The importance of regulatory compliance cannot be overstated as it has been shown time and time again that non-compliance is more expensive in the long run. Businesses that avoid compliance are at risk of fines and sanctions which cost a lot of money to regularize. They end up paying the requisite fees, and fines or paying the cost of compliance at a higher price which could have been avoided if done at the right time.
Regulatory Compliance does not only exist as a means to check businesses, it also helps protect businesses and all stakeholders. It helps businesses from making preventable errors that could cost them a fortune or endanger their employees. The regulatory landscape is constantly changing and regulatory compliance will not sort itself out. The more it changes, the more risk of ability to comply. Laws are constantly changing and these changes impact the way businesses are being done. Staying on top of regulatory compliance helps companies stay ahead of competitors and potential fines that may apply, and is vital for ensuring long-term success and sustainability in the Nigerian market.
Earlier this year, in response to the widespread non-compliance of companies to the obligation the Company and Allied Matters Act (CAMA) 2020 places on businesses to file their annual return with the Corporate Affairs Commission (CAC), the CAC made a publication drawing the attention of the public at large to the need to file annual returns by companies who have been in default for a long period or stand the risk of being struck off the Register of Company. This can easily be seen as one of the risks posed by non-compliance with regulatory requirements. Once a company is struck off the Register of Companies, it is deemed that the company is no longer a going concern and no longer a legal entity capable of carrying on business.
A list of affected companies was published on the CAC website. The affected companies were advised that failure to comply with the provisions of the CAMA by taking steps to file their annual returns up to date within 90 days of publication on the CAC’s website the companies shall be struck off the Register of Companies.
Irrespective of the CAC’s notice to the public, many companies remain in default and have failed to file their annual returns up to date as required by the CAMA. To this end, the CAC has issued another notice to the general public and, in particular, companies operating in Nigeria, their directors, and officers of the CAC’s intention to commence the full application of the penalties for failure to file annual returns by companies and recovery of the penalties against company directors and officers.
In line with its statutory mandate, the CAC has announced that starting from 1st January 2024 it shall commence the full application of the penalties provided by the Companies Regulations 2021 for non-compliance with this requirement.
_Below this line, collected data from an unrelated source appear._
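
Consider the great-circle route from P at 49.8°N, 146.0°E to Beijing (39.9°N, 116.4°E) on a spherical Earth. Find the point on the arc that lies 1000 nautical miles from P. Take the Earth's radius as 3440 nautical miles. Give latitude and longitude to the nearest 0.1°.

≈ 43.4°N, 123.5°E

Convert each endpoint to a unit vector on the sphere (x = cos φ cos λ, y = cos φ sin λ, z = sin φ).
The central angle between the endpoints is δ = arccos(p₁·p₂) ≈ 0.401 rad (23.0°). The total great-circle distance is δ·R ≈ 0.401 × 3440 ≈ 1381 nmi, so the target fraction is f = 1000/1381 ≈ 0.724.
Interpolate at f ≈ 0.724 with slerp weights a = sin((1−f)δ)/sin δ ≈ 0.283, b = sin(fδ)/sin δ ≈ 0.733.
p = a·p₁ + b·p₂ ≈ (-0.402, 0.606, 0.687); φ = arcsin(p_z) ≈ 43.36°, λ = atan2(p_y, p_x) ≈ 123.53°.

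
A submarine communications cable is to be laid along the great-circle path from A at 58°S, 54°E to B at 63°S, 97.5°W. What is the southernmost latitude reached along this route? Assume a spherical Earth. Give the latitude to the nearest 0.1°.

The great circle lies in the plane with unit normal n̂ = (p₁ × p₂)/|p₁ × p₂|.
Here n̂_z ≈ -0.137; the vertex latitude is φ_max = arccos|n̂_z| ≈ 82.1°.
Check via Clairaut: cos φ_max = |cos φ₁| · sin C = cos(58.0°)·sin(165.0°) ≈ 0.137, again giving ≈ 82.1°.

≈ 82.1°S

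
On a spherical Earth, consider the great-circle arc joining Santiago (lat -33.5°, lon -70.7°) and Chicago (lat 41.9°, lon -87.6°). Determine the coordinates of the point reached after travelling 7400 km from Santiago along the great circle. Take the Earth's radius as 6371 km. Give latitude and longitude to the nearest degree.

≈ lat 32°, lon -85°

Convert each endpoint to a unit vector on the sphere (x = cos φ cos λ, y = cos φ sin λ, z = sin φ).
The central angle between the endpoints is δ = arccos(p₁·p₂) ≈ 1.344 rad (77.0°). The total great-circle distance is δ·R ≈ 1.344 × 6371 ≈ 8560 km, so the target fraction is f = 7400/8560 ≈ 0.864.
Interpolate at f ≈ 0.864 with slerp weights a = sin((1−f)δ)/sin δ ≈ 0.186, b = sin(fδ)/sin δ ≈ 0.942.
p = a·p₁ + b·p₂ ≈ (0.081, -0.846, 0.526); φ = arcsin(p_z) ≈ 31.75°, λ = atan2(p_y, p_x) ≈ -84.56°.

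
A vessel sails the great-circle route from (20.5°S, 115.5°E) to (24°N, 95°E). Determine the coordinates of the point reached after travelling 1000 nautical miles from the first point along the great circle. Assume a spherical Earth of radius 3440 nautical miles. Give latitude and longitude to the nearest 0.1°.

The haversine formula gives a central angle δ ≈ 0.851 rad (48.8°) between the endpoints. The total great-circle distance is δ·R ≈ 0.851 × 3440 ≈ 2928 nmi, so the target fraction is f = 1000/2928 ≈ 0.342.
Interpolate at f ≈ 0.342 with slerp weights a = sin((1−f)δ)/sin δ ≈ 0.707, b = sin(fδ)/sin δ ≈ 0.381.
p = a·p₁ + b·p₂ ≈ (-0.315, 0.944, -0.093); φ = arcsin(p_z) ≈ -5.31°, λ = atan2(p_y, p_x) ≈ 108.47°.

≈ (5.3°S, 108.5°E)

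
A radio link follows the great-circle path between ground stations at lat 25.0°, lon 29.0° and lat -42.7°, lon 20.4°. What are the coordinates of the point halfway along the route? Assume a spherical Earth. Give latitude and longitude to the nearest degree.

≈ lat -9°, lon 25°

Convert each endpoint to a unit vector on the sphere (x = cos φ cos λ, y = cos φ sin λ, z = sin φ).
The central angle between the endpoints is δ = arccos(p₁·p₂) ≈ 1.190 rad (68.2°).
Interpolate at f = 1/2 with slerp weights a = sin((1−f)δ)/sin δ ≈ 0.604, b = sin(fδ)/sin δ ≈ 0.604.
p = a·p₁ + b·p₂ ≈ (0.894, 0.420, -0.154); φ = arcsin(p_z) ≈ -8.87°, λ = atan2(p_y, p_x) ≈ 25.15°.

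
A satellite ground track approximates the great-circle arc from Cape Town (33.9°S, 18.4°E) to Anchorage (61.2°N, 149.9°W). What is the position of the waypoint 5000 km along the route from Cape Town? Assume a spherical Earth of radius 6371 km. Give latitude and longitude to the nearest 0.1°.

≈ 10.3°N, 9.9°E

Convert each endpoint to a unit vector on the sphere (x = cos φ cos λ, y = cos φ sin λ, z = sin φ).
The central angle between the endpoints is δ = arccos(p₁·p₂) ≈ 2.647 rad (151.7°). The total great-circle distance is δ·R ≈ 2.647 × 6371 ≈ 16866 km, so the target fraction is f = 5000/16866 ≈ 0.296.
Interpolate at f ≈ 0.296 with slerp weights a = sin((1−f)δ)/sin δ ≈ 2.019, b = sin(fδ)/sin δ ≈ 1.490.
p = a·p₁ + b·p₂ ≈ (0.969, 0.169, 0.179); φ = arcsin(p_z) ≈ 10.33°, λ = atan2(p_y, p_x) ≈ 9.89°.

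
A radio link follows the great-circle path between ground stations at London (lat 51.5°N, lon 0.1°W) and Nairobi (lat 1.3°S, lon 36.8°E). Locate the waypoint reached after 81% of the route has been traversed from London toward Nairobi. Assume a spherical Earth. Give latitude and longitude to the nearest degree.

≈ lat 9°N, lon 32°E

Convert each endpoint to a unit vector on the sphere (x = cos φ cos λ, y = cos φ sin λ, z = sin φ).
The central angle between the endpoints is δ = arccos(p₁·p₂) ≈ 1.070 rad (61.3°).
Interpolate at f = 0.81 with slerp weights a = sin((1−f)δ)/sin δ ≈ 0.230, b = sin(fδ)/sin δ ≈ 0.869.
p = a·p₁ + b·p₂ ≈ (0.839, 0.520, 0.160); φ = arcsin(p_z) ≈ 9.23°, λ = atan2(p_y, p_x) ≈ 31.80°.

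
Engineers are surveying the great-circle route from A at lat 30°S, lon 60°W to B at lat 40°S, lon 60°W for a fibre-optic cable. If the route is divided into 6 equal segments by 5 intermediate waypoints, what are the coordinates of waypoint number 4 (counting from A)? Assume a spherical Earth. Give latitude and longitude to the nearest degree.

From cos δ = sin φ₁ sin φ₂ + cos φ₁ cos φ₂ cos Δλ, the central angle is δ ≈ 0.175 rad (10.0°).
Interpolate at f = 4/6 with slerp weights a = sin((1−f)δ)/sin δ ≈ 0.335, b = sin(fδ)/sin δ ≈ 0.669.
p = a·p₁ + b·p₂ ≈ (0.401, -0.695, -0.597); φ = arcsin(p_z) ≈ -36.67°, λ = atan2(p_y, p_x) ≈ -60.00°.

≈ lat 37°S, lon 60°W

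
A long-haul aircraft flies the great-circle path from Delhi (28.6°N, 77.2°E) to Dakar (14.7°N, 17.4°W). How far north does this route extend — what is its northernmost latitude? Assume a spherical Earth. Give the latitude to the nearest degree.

The great circle lies in the plane with unit normal n̂ = (p₁ × p₂)/|p₁ × p₂|.
Here n̂_z ≈ -0.848; the vertex latitude is φ_max = arccos|n̂_z| ≈ 32.0°.
Check via Clairaut: cos φ_max = |cos φ₁| · sin C = cos(28.6°)·sin(74.9°) ≈ 0.848, again giving ≈ 32.0°.

≈ 32°N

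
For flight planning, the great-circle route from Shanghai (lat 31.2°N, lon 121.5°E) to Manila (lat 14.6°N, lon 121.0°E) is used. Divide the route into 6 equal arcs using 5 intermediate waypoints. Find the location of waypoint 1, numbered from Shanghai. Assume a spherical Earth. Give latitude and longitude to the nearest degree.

≈ lat 28°N, lon 121°E

The haversine formula gives a central angle δ ≈ 0.290 rad (16.6°) between the endpoints.
Interpolate at f = 1/6 with slerp weights a = sin((1−f)δ)/sin δ ≈ 0.837, b = sin(fδ)/sin δ ≈ 0.169.
p = a·p₁ + b·p₂ ≈ (-0.458, 0.751, 0.476); φ = arcsin(p_z) ≈ 28.43°, λ = atan2(p_y, p_x) ≈ 121.41°.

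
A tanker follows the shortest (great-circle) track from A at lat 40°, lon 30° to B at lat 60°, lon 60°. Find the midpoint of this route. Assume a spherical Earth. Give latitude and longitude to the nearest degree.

Write both endpoints as unit vectors p₁, p₂ with components (cos φ cos λ, cos φ sin λ, sin φ).
The central angle between the endpoints is δ = arccos(p₁·p₂) ≈ 0.477 rad (27.3°).
Interpolate at f = 1/2 with slerp weights a = sin((1−f)δ)/sin δ ≈ 0.515, b = sin(fδ)/sin δ ≈ 0.515.
p = a·p₁ + b·p₂ ≈ (0.470, 0.420, 0.776); φ = arcsin(p_z) ≈ 50.93°, λ = atan2(p_y, p_x) ≈ 41.78°.

≈ lat 51°, lon 42°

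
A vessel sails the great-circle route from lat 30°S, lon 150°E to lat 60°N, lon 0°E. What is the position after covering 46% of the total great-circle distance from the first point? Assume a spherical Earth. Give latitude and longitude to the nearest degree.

≈ lat 31°N, lon 123°E

Convert each endpoint to a unit vector on the sphere (x = cos φ cos λ, y = cos φ sin λ, z = sin φ).
The central angle between the endpoints is δ = arccos(p₁·p₂) ≈ 2.512 rad (143.9°).
Interpolate at f = 0.46 with slerp weights a = sin((1−f)δ)/sin δ ≈ 1.658, b = sin(fδ)/sin δ ≈ 1.553.
p = a·p₁ + b·p₂ ≈ (-0.467, 0.718, 0.516); φ = arcsin(p_z) ≈ 31.04°, λ = atan2(p_y, p_x) ≈ 123.06°.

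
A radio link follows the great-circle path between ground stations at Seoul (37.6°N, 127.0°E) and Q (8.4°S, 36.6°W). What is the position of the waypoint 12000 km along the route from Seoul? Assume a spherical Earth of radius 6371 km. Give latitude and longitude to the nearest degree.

≈ (27°N, 19°W)

Convert each endpoint to a unit vector on the sphere (x = cos φ cos λ, y = cos φ sin λ, z = sin φ).
The central angle between the endpoints is δ = arccos(p₁·p₂) ≈ 2.570 rad (147.2°). The total great-circle distance is δ·R ≈ 2.570 × 6371 ≈ 16373 km, so the target fraction is f = 12000/16373 ≈ 0.733.
Interpolate at f ≈ 0.733 with slerp weights a = sin((1−f)δ)/sin δ ≈ 1.172, b = sin(fδ)/sin δ ≈ 1.759.
p = a·p₁ + b·p₂ ≈ (0.838, -0.296, 0.458); φ = arcsin(p_z) ≈ 27.25°, λ = atan2(p_y, p_x) ≈ -19.45°.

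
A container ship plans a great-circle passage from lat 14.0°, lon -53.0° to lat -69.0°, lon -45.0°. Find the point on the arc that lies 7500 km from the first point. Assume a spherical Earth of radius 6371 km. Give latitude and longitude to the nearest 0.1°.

From cos δ = sin φ₁ sin φ₂ + cos φ₁ cos φ₂ cos Δλ, the central angle is δ ≈ 1.452 rad (83.2°). The total great-circle distance is δ·R ≈ 1.452 × 6371 ≈ 9251 km, so the target fraction is f = 7500/9251 ≈ 0.811.
Interpolate at f ≈ 0.811 with slerp weights a = sin((1−f)δ)/sin δ ≈ 0.273, b = sin(fδ)/sin δ ≈ 0.930.
p = a·p₁ + b·p₂ ≈ (0.395, -0.447, -0.802); φ = arcsin(p_z) ≈ -53.34°, λ = atan2(p_y, p_x) ≈ -48.54°.

≈ lat -53.3°, lon -48.5°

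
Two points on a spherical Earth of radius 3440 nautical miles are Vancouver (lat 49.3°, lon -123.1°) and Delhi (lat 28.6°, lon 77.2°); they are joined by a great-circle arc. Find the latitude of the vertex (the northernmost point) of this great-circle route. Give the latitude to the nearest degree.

The great circle lies in the plane with unit normal n̂ = (p₁ × p₂)/|p₁ × p₂|.
Here n̂_z ≈ -0.202; the vertex latitude is φ_max = arccos|n̂_z| ≈ 78.4°.

≈ 78°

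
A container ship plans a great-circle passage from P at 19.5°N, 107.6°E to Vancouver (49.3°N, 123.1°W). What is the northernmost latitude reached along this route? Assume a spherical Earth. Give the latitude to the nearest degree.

≈ 61°N

The great circle lies in the plane with unit normal n̂ = (p₁ × p₂)/|p₁ × p₂|.
Here n̂_z ≈ +0.480; the vertex latitude is φ_max = arccos|n̂_z| ≈ 61.3°.
Check via Clairaut: cos φ_max = |cos φ₁| · sin C = cos(19.5°)·sin(30.6°) ≈ 0.480, again giving ≈ 61.3°.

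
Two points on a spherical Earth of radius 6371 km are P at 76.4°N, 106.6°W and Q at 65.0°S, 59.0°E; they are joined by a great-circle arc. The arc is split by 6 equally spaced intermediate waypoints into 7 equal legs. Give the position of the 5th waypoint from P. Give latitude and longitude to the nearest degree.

≈ 18°S, 47°E

Write both endpoints as unit vectors p₁, p₂ with components (cos φ cos λ, cos φ sin λ, sin φ).
The central angle between the endpoints is δ = arccos(p₁·p₂) ≈ 2.927 rad (167.7°).
Interpolate at f = 5/7 with slerp weights a = sin((1−f)δ)/sin δ ≈ 3.492, b = sin(fδ)/sin δ ≈ 4.082.
p = a·p₁ + b·p₂ ≈ (0.654, 0.692, -0.306); φ = arcsin(p_z) ≈ -17.80°, λ = atan2(p_y, p_x) ≈ 46.62°.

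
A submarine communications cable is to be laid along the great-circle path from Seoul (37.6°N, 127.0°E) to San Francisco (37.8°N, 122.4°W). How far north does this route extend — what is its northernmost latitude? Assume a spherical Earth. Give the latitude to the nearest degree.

≈ 54°N

The great circle lies in the plane with unit normal n̂ = (p₁ × p₂)/|p₁ × p₂|.
Here n̂_z ≈ +0.593; the vertex latitude is φ_max = arccos|n̂_z| ≈ 53.6°.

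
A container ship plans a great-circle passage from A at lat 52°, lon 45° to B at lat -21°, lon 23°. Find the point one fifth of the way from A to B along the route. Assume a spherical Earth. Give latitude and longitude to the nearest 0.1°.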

As from that date, the penalties prescribed by the Companies Regulations against a company and each of its directors or officers shall be applied fully by the Commission for failure to file annual returns. What this entails is that any company that remains in default of filing annual returns would not only be subjected to penalties of fines and standing the risk of being struck off the Register of Companies, but their directors and officers would also be fined for the company’s default.
Defaulting companies, their directors, and officers are therefore encouraged to take advantage of the window between the date of publication of the notice, which was 2nd November 2023 and 1st January 2024, to comply with the requirement of the CAMA by promptly filing their annual returns with the CAC.
Furthermore, the CAC has also stated that it shall proceed against directors and officers of struck-off and wound-up Companies who have failed and continued in default of filing their annual returns for recovery of undischarged penalties against them. So, just because a company has been struck off the Register of Companies or wound-up does not mean that the defunct company has been exonerated from paying undischarged penalties.
Our Thoughts
While the cost of complying with regulations may be expensive, the cost of regulatory non-compliance can be infinitely more expensive. The most obvious costs, of course, are the governmental penalties for non-compliance, such as fines which could range from a few thousands of Naira to millions of Naira depending on the type of default. As steep as fines can be, a much greater cost to a company’s reputation can occur when a company is found to have significantly violated laws or regulations. That reputation damage can affect sales and profits for years afterward. It is therefore advisable that companies pay attention to the various requirements that regulate their sector to avoid the risk of being penalized by the relevant authorities regulating it.